O atentado se deu em represália à execução de Paulino Pallás e à perseguição sistemática a diversos grupos anarquistas aragoneses em Outubro de 1893. Em fins de Setembro Pallás, um jovem anarquista, havia tentado sem sucesso assassinar o Capitão Geral (equivalente ao cargo de governador) da Catalunha, o general Arsenio Martínez Campos durante uma parada militar. Por sua vez, o atentado de Pallás se deu também como forma de revanche à execução de quatro anarquistas ocorrida em 16 de Fevereiro de 1892. Envolvidos em uma rebelião na cidade de Jerez um mês antes, os quatro haviam sido aprisionados e torturados pelo estado espanhol assim como centenas de outras pessoas supostamente envolvidas.

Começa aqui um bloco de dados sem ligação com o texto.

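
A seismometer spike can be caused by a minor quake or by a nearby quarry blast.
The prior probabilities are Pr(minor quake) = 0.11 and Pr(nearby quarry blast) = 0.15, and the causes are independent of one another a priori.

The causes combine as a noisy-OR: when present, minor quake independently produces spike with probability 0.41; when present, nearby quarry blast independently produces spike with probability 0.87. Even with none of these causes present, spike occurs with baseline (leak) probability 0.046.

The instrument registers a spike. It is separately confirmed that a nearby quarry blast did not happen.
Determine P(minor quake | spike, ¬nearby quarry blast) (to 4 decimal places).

Under noisy-OR, P(spike | causes) = 1 − (1−0.046)·∏(1−qᵢ) over the active causes.
Enumerate both values of minor quake and weight by the priors:
  P(spike | ¬nearby quarry blast) = 0.046·0.89 + 0.43714·0.11
        = 0.040940 + 0.048085 = 0.089025
Keeping only the minor quake-present terms gives 0.048085, so
  P(minor quake | spike, ¬nearby quarry blast) = 0.048085 / 0.089025 ≈ 0.5401

P(minor quake | spike, ¬nearby quarry blast) ≈ 0.5401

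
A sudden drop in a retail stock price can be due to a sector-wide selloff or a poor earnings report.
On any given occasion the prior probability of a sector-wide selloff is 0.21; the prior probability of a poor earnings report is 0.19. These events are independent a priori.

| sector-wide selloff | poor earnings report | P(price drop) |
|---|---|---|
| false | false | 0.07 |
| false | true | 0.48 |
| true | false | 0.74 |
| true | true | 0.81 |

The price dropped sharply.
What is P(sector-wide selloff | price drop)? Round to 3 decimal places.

P(sector-wide selloff | price drop) ≈ 0.575

Weight on sector-wide selloff=true, given the evidence: 0.125874 + 0.032319 = 0.158193
Denominator P(price drop): 0.07×0.79×0.81 + 0.48×0.79×0.19 + 0.74×0.21×0.81 + 0.81×0.21×0.19 = 0.275034
Posterior = 0.158193 / 0.275034 ≈ 0.575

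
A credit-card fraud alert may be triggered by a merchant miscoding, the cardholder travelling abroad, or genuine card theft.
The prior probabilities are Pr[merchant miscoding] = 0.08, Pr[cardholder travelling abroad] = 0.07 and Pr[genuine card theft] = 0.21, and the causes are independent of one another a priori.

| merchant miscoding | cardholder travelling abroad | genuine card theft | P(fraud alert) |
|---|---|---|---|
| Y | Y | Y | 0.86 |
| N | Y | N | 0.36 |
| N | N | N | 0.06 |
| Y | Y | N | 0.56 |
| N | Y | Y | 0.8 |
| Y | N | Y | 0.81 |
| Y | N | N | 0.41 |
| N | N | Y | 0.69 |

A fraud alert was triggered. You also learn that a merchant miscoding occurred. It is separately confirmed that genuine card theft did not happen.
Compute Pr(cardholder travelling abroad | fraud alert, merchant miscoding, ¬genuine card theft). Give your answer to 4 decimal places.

Pr(cardholder travelling abroad | fraud alert, merchant miscoding, ¬genuine card theft) ≈ 0.0932

P(fraud alert | merchant miscoding, ¬genuine card theft) = 0.41*0.93 + 0.56*0.07 = 0.381300 + 0.039200 = 0.420500
Restricting to configurations with cardholder travelling abroad present: 0.56*0.07 = 0.039200.
P(cardholder travelling abroad | fraud alert, merchant miscoding, ¬genuine card theft) = 0.039200 / 0.420500 ≈ 0.0932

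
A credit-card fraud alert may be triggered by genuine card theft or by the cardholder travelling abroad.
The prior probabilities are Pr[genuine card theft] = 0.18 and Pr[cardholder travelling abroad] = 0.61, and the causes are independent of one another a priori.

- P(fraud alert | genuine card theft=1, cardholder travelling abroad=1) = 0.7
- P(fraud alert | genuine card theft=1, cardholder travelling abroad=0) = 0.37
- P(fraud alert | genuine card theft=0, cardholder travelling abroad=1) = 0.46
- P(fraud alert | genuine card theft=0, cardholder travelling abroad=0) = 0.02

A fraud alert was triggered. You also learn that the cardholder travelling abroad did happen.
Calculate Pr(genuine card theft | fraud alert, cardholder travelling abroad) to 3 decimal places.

Sum P(fraud alert|·) weighted by the priors over both values of genuine card theft:
  P(fraud alert | cardholder travelling abroad) = 0.46*0.82 + 0.7*0.18
        = 0.377200 + 0.126000 = 0.503200
The terms with genuine card theft present sum to 0.126000, so
  P(genuine card theft | fraud alert, cardholder travelling abroad) = 0.126000 / 0.503200 ≈ 0.250

Pr(genuine card theft | fraud alert, cardholder travelling abroad) ≈ 0.250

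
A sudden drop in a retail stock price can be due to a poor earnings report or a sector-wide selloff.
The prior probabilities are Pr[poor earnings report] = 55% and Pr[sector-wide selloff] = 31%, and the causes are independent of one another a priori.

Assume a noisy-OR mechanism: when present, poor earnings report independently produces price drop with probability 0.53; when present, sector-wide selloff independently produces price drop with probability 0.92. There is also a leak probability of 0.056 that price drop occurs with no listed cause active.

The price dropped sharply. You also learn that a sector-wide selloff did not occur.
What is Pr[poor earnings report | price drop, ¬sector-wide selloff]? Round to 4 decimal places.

Under noisy-OR, P(price drop | causes) = 1 − (1−0.056)·∏(1−qᵢ) over the active causes.
P(price drop | ¬sector-wide selloff) = 0.056×0.45 + 0.55632×0.55 = 0.025200 + 0.305976 = 0.331176
The poor earnings report-present share is 0.55632×0.55 = 0.305976.
Hence the posterior is 0.305976/0.331176 ≈ 0.9239.

Pr[poor earnings report | price drop, ¬sector-wide selloff] ≈ 0.9239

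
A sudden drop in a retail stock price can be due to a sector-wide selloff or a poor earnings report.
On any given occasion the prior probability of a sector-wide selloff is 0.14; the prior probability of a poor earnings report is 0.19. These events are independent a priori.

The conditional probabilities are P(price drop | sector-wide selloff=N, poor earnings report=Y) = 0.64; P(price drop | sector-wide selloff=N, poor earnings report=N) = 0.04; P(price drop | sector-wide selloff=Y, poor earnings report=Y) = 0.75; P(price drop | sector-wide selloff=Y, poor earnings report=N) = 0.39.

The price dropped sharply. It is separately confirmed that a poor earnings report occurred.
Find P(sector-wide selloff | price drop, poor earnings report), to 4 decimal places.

Sum P(price drop|·) weighted by the priors over both values of sector-wide selloff:
  P(price drop | poor earnings report) = 0.64*0.86 + 0.75*0.14
        = 0.550400 + 0.105000 = 0.655400
Keeping only the sector-wide selloff-present terms gives 0.105000, so
  P(sector-wide selloff | price drop, poor earnings report) = 0.105000 / 0.655400 ≈ 0.1602

P(sector-wide selloff | price drop, poor earnings report) ≈ 0.1602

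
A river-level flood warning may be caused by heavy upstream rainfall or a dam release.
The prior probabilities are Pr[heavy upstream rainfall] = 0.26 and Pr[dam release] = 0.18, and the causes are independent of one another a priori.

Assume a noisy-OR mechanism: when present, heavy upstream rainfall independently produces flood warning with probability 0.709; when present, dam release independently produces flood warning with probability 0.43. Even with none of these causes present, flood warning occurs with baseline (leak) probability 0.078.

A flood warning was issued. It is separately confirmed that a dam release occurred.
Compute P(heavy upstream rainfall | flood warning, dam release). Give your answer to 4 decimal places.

P(heavy upstream rainfall | flood warning, dam release) ≈ 0.3855

Under noisy-OR, P(flood warning | causes) = 1 − (1−0.078)·∏(1−qᵢ) over the active causes.
Enumerate both values of heavy upstream rainfall and weight by the priors:
  P(flood warning | dam release) = 0.47446*0.74 + 0.847068*0.26
        = 0.351100 + 0.220238 = 0.571338
Keeping only the heavy upstream rainfall-present terms gives 0.220238, so
  P(heavy upstream rainfall | flood warning, dam release) = 0.220238 / 0.571338 ≈ 0.3855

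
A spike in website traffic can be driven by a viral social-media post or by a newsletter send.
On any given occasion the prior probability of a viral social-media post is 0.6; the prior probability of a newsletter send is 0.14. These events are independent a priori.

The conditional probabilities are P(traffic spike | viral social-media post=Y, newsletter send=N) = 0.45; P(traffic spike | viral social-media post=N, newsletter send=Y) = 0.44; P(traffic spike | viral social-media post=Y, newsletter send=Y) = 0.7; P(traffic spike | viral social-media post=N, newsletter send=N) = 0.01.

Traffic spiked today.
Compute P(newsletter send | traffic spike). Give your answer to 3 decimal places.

P(traffic spike) = 0.01·0.4·0.86 + 0.44·0.4·0.14 + 0.45·0.6·0.86 + 0.7·0.6·0.14 = 0.003440 + 0.024640 + 0.232200 + 0.058800 = 0.319080
Of this, 0.083440 comes from 0.024640 + 0.058800 (the newsletter send=true cases).
P(newsletter send | traffic spike) = 0.083440 / 0.319080 ≈ 0.262

P(newsletter send | traffic spike) ≈ 0.262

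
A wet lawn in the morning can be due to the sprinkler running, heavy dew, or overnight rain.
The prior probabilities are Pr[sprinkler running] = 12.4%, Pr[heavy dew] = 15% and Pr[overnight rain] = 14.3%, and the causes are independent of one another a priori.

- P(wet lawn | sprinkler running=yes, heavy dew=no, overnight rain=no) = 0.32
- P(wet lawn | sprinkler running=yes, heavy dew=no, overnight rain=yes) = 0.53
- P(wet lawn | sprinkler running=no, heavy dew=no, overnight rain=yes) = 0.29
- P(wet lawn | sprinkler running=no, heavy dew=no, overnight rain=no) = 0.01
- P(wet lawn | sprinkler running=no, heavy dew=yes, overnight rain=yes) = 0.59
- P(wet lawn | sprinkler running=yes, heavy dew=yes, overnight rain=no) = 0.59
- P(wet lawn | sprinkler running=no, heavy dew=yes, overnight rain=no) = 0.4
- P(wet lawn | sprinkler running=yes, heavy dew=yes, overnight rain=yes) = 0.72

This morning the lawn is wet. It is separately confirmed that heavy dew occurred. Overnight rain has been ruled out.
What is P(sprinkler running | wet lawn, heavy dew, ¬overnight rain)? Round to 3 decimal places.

P(sprinkler running | wet lawn, heavy dew, ¬overnight rain) ≈ 0.173

P(wet lawn | heavy dew, ¬overnight rain) = 0.4·0.876 + 0.59·0.124 = 0.350400 + 0.073160 = 0.423560
The sprinkler running-present share is 0.59·0.124 = 0.073160.
P(sprinkler running | wet lawn, heavy dew, ¬overnight rain) = 0.073160 / 0.423560 ≈ 0.173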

Escolhida como alvo da ação direta violenta por Salvador Santiago Franch, a casa de ópera do Liceu de Barcelona era na época majoritariamente frequentada pela elite aragonesa que, indiferente a miséria das regiões rurais e dos trabalhadores urbanos, apoiava quaisquer medidas de violência estatal na repressão à manifestações de descontentamento e rebelião por parte das classes desfavorecidas.

Era uma época em que o povo não tinha voz ativa, e qualquer manifestação era considerada um ato de anarquia, e seus líderes eram colocados no posto de inimigos do estado.


Bomba do Teatro Liceo também está presente na Catedral da Sagrada Família, em Barcelona. Dois anos após o ataque, Antoni Gaudí incluiu na fachada uma escultura de um anarquista que recebe a bomba de Orsini das mãos de um demônio.